Thus it was that I found myself returning to London that afternoon. The way was miserable, with a sudden storm bringing filthy rain that made the roads treacherous and delaying us for half a day because of trees fallen over the road. They, and the mud, were a sore annoyance, but we rode faster on the second and third days, and on the following Friday we reached the city – too late to begin to investigate what had happened to Blackjack, but at least I could speak to Sam Cutpurse.
It was natural enough that the office I held often meant I must communicate with the lower classes of the city. As an intelligencer for Lady Elizabeth, it was often necessary to question the dregs of the population. Few, in my experience, were more loathsome than Sam Cutpurse.
He was a weedy, spiderly fellow, with a constant squint as if expecting at any moment to be struck heavily. Which, given his society and his companions, was all too likely. I admit, it was a sore temptation to strike him now, as he came into my room.
‘Well?’
He had a whining voice, much like a child demanding a new toy, a wheedling tone that hurt my ears as much as chalk on a slate.
‘I’m sorry, master, the fool went walkin’ ’ome and met the constable, and was arrested in a trice, and marched ’way.’
‘You said two were killed.’
‘Yeh, ’is tenant, and they ’eard him threatenin’ ’im.
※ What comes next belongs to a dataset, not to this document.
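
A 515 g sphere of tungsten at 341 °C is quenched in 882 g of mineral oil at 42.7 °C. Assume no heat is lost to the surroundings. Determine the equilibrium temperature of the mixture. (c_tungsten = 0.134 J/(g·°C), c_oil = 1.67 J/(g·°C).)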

Jack had no means of denyin’ it. There was witnesses. And then a maid ’e ’ad been seein’, she were murdered ’n all.’
‘Who is this maid?’ I asked, frowning. Jack had always been over-keen on chasing after any woman – provided she had a pulse.
‘Some ’ousemaid called Alice. ’Er worked for a man called George Loughgren, up near the wall.’
He had little more to impart, and I was glad to be able to send him on his way.
So, Sir George Loughgren’s maid was dead. I knew of George Loughgren – few in London would not. He was a man with strong views, a large treasure chest, and many retainers. A man like him had enemies, and perhaps one of them had tried to pick the brain of a maid in his household? Someone seeking to hurt him. It was possible, but I really had little idea whether that was the case, or whether a comely maid had come to her end because she was attractive and crossed the path of a drunken scoundrel, just as I had no idea why Jack’s tenant might have died – but I was sure of the fact that coincidences are rare. The fact that Jack was now being held in gaol because of these two deaths meant there must be some reason, some connection between all three incidents.
I resolved to begin my investigations with the girl’s death first. If there were two murders, I could believe one: his tenant. If the maid was some wench he had been regularly battening against a wall, it would not surprise me. He was ever determined to climb up beneath the skirts of any maid he saw; he had the urges and lusts of a broken-down alley cat, and could be relied upon to try his fortune with any woman in his vicinity. But … the idea that he would murder one was both repellent and, so it struck me, unlikely. He was ever soft-hearted when he spoke of his lovers.
Perhaps I should go and speak with the household and see what I might learn about this dead woman. I must speak to George Loughgren.
Jack would have to wait until I had learned more and perhaps discovered why he had been suspected and arrested.